Expansion of NPs and PAs
Clinics are now using nurse practitioners and physician assistants to help with new patient onboarding. In the past, mid-level providers worked primarily with established patients. Now patients receive what Shamel calls "team-based care." They may see a physician or they may see an NP, but they will be seen quickly.
"A single-provider model won't meet patient expectations," Shamel says. "The environment has created expectations and we have to grow."
Redesigned Welcome Clinic
CoxHealth's Welcome Clinic is now seeing follow-up visits for patients from the Urgent Care and Emergency Department. In the past, we worked to connect patients from the ED or Urgent Care with a primary care provider if they didn't have one. Frequently, patients didn't keep their first appointments with those providers. Now, the Welcome Clinic provides a better transition.
"The Welcome Clinic is our landing zone," Shamel says. "They help patients find a great provider, based on their conditions or their location. It has been more successful than letting patients do it on their own."
The team is also pursuing performance improvement for the clinics. Six clinics are currently working to make processes more efficient. Shamel says the need is clear: if we are asking providers to see more patients, we need to make their workdays as smooth as possible.
"We want to put the providers in a winnable position so they leave work at the end of the day knowing they accomplished their goals," he says.

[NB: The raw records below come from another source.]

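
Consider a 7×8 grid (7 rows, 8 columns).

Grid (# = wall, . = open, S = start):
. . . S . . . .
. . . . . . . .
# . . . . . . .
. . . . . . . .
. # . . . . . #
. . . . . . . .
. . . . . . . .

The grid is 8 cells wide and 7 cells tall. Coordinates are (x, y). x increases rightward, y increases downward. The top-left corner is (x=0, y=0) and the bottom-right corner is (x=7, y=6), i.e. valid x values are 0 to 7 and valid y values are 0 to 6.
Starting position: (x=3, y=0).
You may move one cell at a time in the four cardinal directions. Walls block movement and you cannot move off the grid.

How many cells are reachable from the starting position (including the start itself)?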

Nurse Practitioner Dina Bieker and Dr. Mark Schultz collaborate on patient care at CoxHealth's Chesterfield Clinic. The Chesterfield team has expanded hours and is currently working on process improvement to care for more patients.
Growing the right way
CoxHealth Center Chesterfield, which had housed two providers, needed to grow. They knew they would be adding providers and leaders saw the growth as a chance to expand their patient-centered approach.
In January, the clinic moved to a larger location and it now has seven providers – five physicians and two mid-level providers.

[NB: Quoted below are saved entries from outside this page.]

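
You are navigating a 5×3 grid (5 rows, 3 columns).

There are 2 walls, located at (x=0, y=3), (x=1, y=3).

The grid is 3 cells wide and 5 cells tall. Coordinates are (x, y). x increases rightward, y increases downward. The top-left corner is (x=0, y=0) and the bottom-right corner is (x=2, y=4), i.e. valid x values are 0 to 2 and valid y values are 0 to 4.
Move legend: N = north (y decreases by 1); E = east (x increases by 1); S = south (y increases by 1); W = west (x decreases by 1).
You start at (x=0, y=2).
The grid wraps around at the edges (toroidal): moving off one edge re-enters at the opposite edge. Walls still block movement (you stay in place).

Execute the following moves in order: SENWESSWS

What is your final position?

Start: (x=0, y=2)
  S (south): blocked, stay at (x=0, y=2)
  E (east): (x=0, y=2) -> (x=1, y=2)
  N (north): (x=1, y=2) -> (x=1, y=1)
  W (west): (x=1, y=1) -> (x=0, y=1)
  E (east): (x=0, y=1) -> (x=1, y=1)
  S (south): (x=1, y=1) -> (x=1, y=2)
  S (south): blocked, stay at (x=1, y=2)
  W (west): (x=1, y=2) -> (x=0, y=2)
  S (south): blocked, stay at (x=0, y=2)
Final: (x=0, y=2)

Answer: Final position: (x=0, y=2)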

The clinic uses creative scheduling, allowing for extended hours: 7 a.m.-7 p.m. and 8 a.m.-noon on Saturdays.
"We surveyed a few clinics to see what hours patients would like," says clinic manager Leesa Wallace. "The prime time they needed is 4-6 p.m."

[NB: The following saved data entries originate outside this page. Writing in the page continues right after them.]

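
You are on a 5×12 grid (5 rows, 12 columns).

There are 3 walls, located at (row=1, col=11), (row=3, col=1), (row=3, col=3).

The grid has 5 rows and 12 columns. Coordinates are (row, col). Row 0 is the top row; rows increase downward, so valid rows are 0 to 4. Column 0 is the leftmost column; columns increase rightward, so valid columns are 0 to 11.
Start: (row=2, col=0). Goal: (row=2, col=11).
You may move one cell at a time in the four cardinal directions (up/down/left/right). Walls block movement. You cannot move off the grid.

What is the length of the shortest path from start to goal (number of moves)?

Answer: Shortest path length: 11

Derivation:
BFS from (row=2, col=0) until reaching (row=2, col=11):
  Distance 0: (row=2, col=0)
  Distance 1: (row=1, col=0), (row=2, col=1), (row=3, col=0)
  Distance 2: (row=0, col=0), (row=1, col=1), (row=2, col=2), (row=4, col=0)
  Distance 3: (row=0, col=1), (row=1, col=2), (row=2, col=3), (row=3, col=2), (row=4, col=1)
  Distance 4: (row=0, col=2), (row=1, col=3), (row=2, col=4), (row=4, col=2)
  Distance 5: (row=0, col=3), (row=1, col=4), (row=2, col=5), (row=3, col=4), (row=4, col=3)
  Distance 6: (row=0, col=4), (row=1, col=5), (row=2, col=6), (row=3, col=5), (row=4, col=4)
  Distance 7: (row=0, col=5), (row=1, col=6), (row=2, col=7), (row=3, col=6), (row=4, col=5)
  Distance 8: (row=0, col=6), (row=1, col=7), (row=2, col=8), (row=3, col=7), (row=4, col=6)
  Distance 9: (row=0, col=7), (row=1, col=8), (row=2, col=9), (row=3, col=8), (row=4, col=7)
  Distance 10: (row=0, col=8), (row=1, col=9), (row=2, col=10), (row=3, col=9), (row=4, col=8)
  Distance 11: (row=0, col=9), (row=1, col=10), (row=2, col=11), (row=3, col=10), (row=4, col=9)  <- goal reached here
One shortest path (11 moves): (row=2, col=0) -> (row=2, col=1) -> (row=2, col=2) -> (row=2, col=3) -> (row=2, col=4) -> (row=2, col=5) -> (row=2, col=6) -> (row=2, col=7) -> (row=2, col=8) -> (row=2, col=9) -> (row=2, col=10) -> (row=2, col=11)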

Extended hours allow patients to come in before work or school or in the early evening.
Wallace says new providers were hired with extended hours in mind, while staff have worked together to adjust their hours.
"It gives both patients and employees options," she says. "Some people like to start early or leave early, others like to come in later."
Six providers at the clinic are currently open to new patients. Wallace and clinic staff members work closely with the info line team to keep them informed of the availability.
"Most new patients can be seen within one or two days, depending on what works for the patient," she says. "If we have a scheduling conflict and can't get them in, we work with the call center to find a clinic that can serve them best."
In addition to new providers, the clinic also added additional staff members, including a triage nurse who handles incoming phone calls. This allows clinic staff to focus on patients in the clinic while freeing up front-desk personnel to work with patients as they arrive.
For patients calling in, it means no waiting for a call back.
"We want to think of ourselves as the patient," Wallace says. "We no longer make patients wait for responses or results. Their question may be something small or it may be life changing, but no one wants to be kept waiting."
Wallace says the changes have made daily work better for clinic staff as well.
"We hated when we couldn't get patients in – especially people who had moved to the area and need a doctor. Now, the clinic has exploded and we love it. We are doing what Steve Edwards asked. And we are helping patients. That's a great feeling."